### Probabilistic model
Naive Bayes models the conditional probability of classes $C_k$, given an instance represented by a feature vector $x=(x_1, \dots, x_n)$, as 
\begin{align}
p(C_k \mid x) = \frac{p(x \mid C_k) p(C_k)}{p(x)}.
\end{align}
The most important feature of the Naive Bayes model is that it assumes that all features are mutually independent conditional on the category $C_k$, e.g., 
\begin{align}
p(x_i \mid x_1, \dots, x_{i-1}, x_{i+1}, \dots, x_n, C_k) = p(x_i \mid C_k)
\end{align}

### Naive Bayes classifier
The Naive Bayes classifier is based on the MAP (maximum a posteriori) estimate, i.e., given a feature vector $x$, we predict it being of the class
\begin{align}
\hat{y} = \text{argmax}_{k \in [K]} p(C_k) \prod_{i=1}^n p(x_i \mid C_k),
\end{align}
or equivalently (for computational reasons)
\begin{align}
\hat{y} = \text{argmax}_{k \in [K]} \left[ \log \left( p(C_k) \right) + \sum_{i=1}^n \log \left( p(x_i \mid C_k \right) \right].
\end{align}

#### Modeling  the conditional probabilities
One can choose any model for the conditional probabilities $p(x_i \mid C_k)$, e.g., Gaussian, Bernoulli, Multinomial, etc.

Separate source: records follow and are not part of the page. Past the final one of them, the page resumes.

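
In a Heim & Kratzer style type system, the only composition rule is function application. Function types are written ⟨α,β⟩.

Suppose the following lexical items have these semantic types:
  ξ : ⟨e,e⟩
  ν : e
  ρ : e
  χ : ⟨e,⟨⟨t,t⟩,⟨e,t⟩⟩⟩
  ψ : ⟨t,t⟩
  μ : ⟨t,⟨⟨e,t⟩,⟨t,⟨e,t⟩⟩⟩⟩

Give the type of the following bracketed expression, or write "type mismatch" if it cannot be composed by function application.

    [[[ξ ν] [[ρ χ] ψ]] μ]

[ξ ν]: ξ is ⟨e,e⟩, ν is e; result e.
[ρ χ]: χ is ⟨e,⟨⟨t,t⟩,⟨e,t⟩⟩⟩, ρ is e; result ⟨⟨t,t⟩,⟨e,t⟩⟩.
[[ρ χ] ψ]: [ρ χ] is ⟨⟨t,t⟩,⟨e,t⟩⟩, ψ is ⟨t,t⟩; result ⟨e,t⟩.
[[ξ ν] [[ρ χ] ψ]]: [[ρ χ] ψ] is ⟨e,t⟩, [ξ ν] is e; result t.
[[[ξ ν] [[ρ χ] ψ]] μ]: μ is ⟨t,⟨⟨e,t⟩,⟨t,⟨e,t⟩⟩⟩⟩, [[ξ ν] [[ρ χ] ψ]] is t; result ⟨⟨e,t⟩,⟨t,⟨e,t⟩⟩⟩.

⟨⟨e,t⟩,⟨t,⟨e,t⟩⟩⟩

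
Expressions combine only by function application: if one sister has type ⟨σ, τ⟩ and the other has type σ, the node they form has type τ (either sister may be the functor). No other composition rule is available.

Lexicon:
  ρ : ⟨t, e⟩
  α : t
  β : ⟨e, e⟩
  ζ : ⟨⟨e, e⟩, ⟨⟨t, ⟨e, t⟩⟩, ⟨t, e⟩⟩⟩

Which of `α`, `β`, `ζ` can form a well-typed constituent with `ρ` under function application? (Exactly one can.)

α — combines: ρ : ⟨t, e⟩ takes α : t as argument, giving e.
β : ⟨e, e⟩ — neither side's domain matches the other.
ζ : ⟨⟨e, e⟩, ⟨⟨t, ⟨e, t⟩⟩, ⟨t, e⟩⟩⟩ — neither side's domain matches the other.

α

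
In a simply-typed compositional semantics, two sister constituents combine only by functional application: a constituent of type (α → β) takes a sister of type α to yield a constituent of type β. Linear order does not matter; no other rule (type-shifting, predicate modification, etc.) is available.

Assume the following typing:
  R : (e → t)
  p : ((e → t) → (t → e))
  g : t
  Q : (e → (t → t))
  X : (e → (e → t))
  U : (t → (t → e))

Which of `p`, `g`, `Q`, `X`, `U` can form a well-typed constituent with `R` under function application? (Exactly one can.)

p — combines: p : ((e → t) → (t → e)) takes R : (e → t) as argument, giving (t → e).
g : t — neither side's domain matches the other.
Q : (e → (t → t)) — neither side's domain matches the other.
X : (e → (e → t)) — neither side's domain matches the other.
U : (t → (t → e)) — neither side's domain matches the other.

p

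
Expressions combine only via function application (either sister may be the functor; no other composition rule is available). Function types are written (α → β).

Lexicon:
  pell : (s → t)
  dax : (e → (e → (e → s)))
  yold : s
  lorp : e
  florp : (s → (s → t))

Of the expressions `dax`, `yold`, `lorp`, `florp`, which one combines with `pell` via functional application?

dax : (e → (e → (e → s))) — pell needs s; dax needs e; neither fits.
yold — combines: pell : (s → t) takes yold : s as argument, giving t.
lorp : e — pell needs s; lorp needs nothing (atomic); neither fits.
florp : (s → (s → t)) — pell needs s; florp needs s; neither fits.

yold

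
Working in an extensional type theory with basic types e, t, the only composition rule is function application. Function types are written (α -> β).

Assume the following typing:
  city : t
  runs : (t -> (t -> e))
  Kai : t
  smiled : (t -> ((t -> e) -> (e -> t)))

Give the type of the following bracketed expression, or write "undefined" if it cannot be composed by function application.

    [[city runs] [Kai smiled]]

(e -> t)

[city runs] — runs of type (t -> (t -> e)) combines with city of type t: type (t -> e).
[Kai smiled] — smiled of type (t -> ((t -> e) -> (e -> t))) combines with Kai of type t: type ((t -> e) -> (e -> t)).
[[city runs] [Kai smiled]] — [Kai smiled] of type ((t -> e) -> (e -> t)) combines with [city runs] of type (t -> e): type (e -> t).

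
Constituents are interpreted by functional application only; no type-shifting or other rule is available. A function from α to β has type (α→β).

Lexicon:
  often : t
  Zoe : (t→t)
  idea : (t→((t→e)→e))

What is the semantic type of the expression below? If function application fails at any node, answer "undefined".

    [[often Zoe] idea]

((t→e)→e)

[often Zoe]: functor Zoe : (t→t), argument often : t; result t.
[[often Zoe] idea]: functor idea : (t→((t→e)→e)), argument [often Zoe] : t; result ((t→e)→e).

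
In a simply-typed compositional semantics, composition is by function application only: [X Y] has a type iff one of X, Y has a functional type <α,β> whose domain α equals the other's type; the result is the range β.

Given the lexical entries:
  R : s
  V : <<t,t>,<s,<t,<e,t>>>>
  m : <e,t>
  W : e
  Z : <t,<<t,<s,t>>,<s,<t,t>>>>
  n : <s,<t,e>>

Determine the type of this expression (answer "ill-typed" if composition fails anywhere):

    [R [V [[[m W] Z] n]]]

ill-typed

[m W]: m is <e,t>, W is e; result t.
[[m W] Z]: Z is <t,<<t,<s,t>>,<s,<t,t>>>>, [m W] is t; result <<t,<s,t>>,<s,<t,t>>>.
[[[m W] Z] n]: <<t,<s,t>>,<s,<t,t>>> and <s,<t,e>> cannot combine by function application — type clash.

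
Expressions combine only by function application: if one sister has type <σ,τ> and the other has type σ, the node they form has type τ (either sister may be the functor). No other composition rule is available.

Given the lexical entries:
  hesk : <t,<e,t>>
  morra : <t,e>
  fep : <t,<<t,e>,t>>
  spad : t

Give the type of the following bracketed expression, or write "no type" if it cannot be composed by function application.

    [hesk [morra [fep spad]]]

At [fep spad], fep : <t,<<t,e>,t>> takes spad : t, giving <<t,e>,t>.
At [morra [fep spad]], [fep spad] : <<t,e>,t> takes morra : <t,e>, giving t.
At [hesk [morra [fep spad]]], hesk : <t,<e,t>> takes [morra [fep spad]] : t, giving <e,t>.

<e,t>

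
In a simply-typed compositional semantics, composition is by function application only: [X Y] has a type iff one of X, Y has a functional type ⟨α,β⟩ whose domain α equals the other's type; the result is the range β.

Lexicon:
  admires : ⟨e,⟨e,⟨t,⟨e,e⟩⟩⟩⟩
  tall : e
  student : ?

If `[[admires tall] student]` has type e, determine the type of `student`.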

Note that the Naive Bayes classifier can easily handle mixtures of categorical and real-valued features.

In [12]:
import numpy as np
import matplotlib.pyplot as plt
%matplotlib inline

In [13]:
class naive_bayes:
    def __init__(self, class_prior, features, n_classes):
        self.class_prior = class_prior
        self.features = features
        self.n_classes = n_classes
        
        _init_weights()
        
    def _init_weights(self):
        self.weights = []
        
        for i, feature in enumerate(self.features):
            if feature == 'gaussian':
                self.weights.append((self._random_normal(), self._random_normal()))
            
            elif feature == 'bernoulli':
                self.weights.append((self._random_uniform()))
     
    @staticmethod
    def _random_normal(loc_in=0.0, scale_in=1.0, size_in=None):
        if size_in is None:
            size_in = self.n_classes
        
        return np.random.normal(loc=loc_in, scale=scale_in, size=size_in)
    
    @staticmethod
    def _random_uniform(low_in=0.0, high_in=1.0, size_in=None):
        if size_in is None:
            size_in = self.n_classes
        
        return np.random.uniform(low=low_in, high=high_in, size=size_in)
        
    def _log_probability(self, feature, class_index, feature_index):
        if self.features[feature_index] == 'gaussian':
            return - (1/2)*np.log(2*np.pi*self.weights[feature_index][1]**2) \
                   - (feature-self.weights[feature_index][0])**2/(2*self.weights[feature_index][1]**2)
        
        elif self.features[feature_index] == 'bernoulli':
            if feature == 0:
                return np.log(1-self.weights[feature_index])
            else:
                return np.log(self.weights[feature_index])
        
    def prediction(self, X):
        for x in X:
            predictions = []
            for i in range(self.n_classes):
                sum_of_logs = 0.0
                for j, _ in enumerate(self.features):
                    sum_of_logs += self._log_probability(x[j], i, j)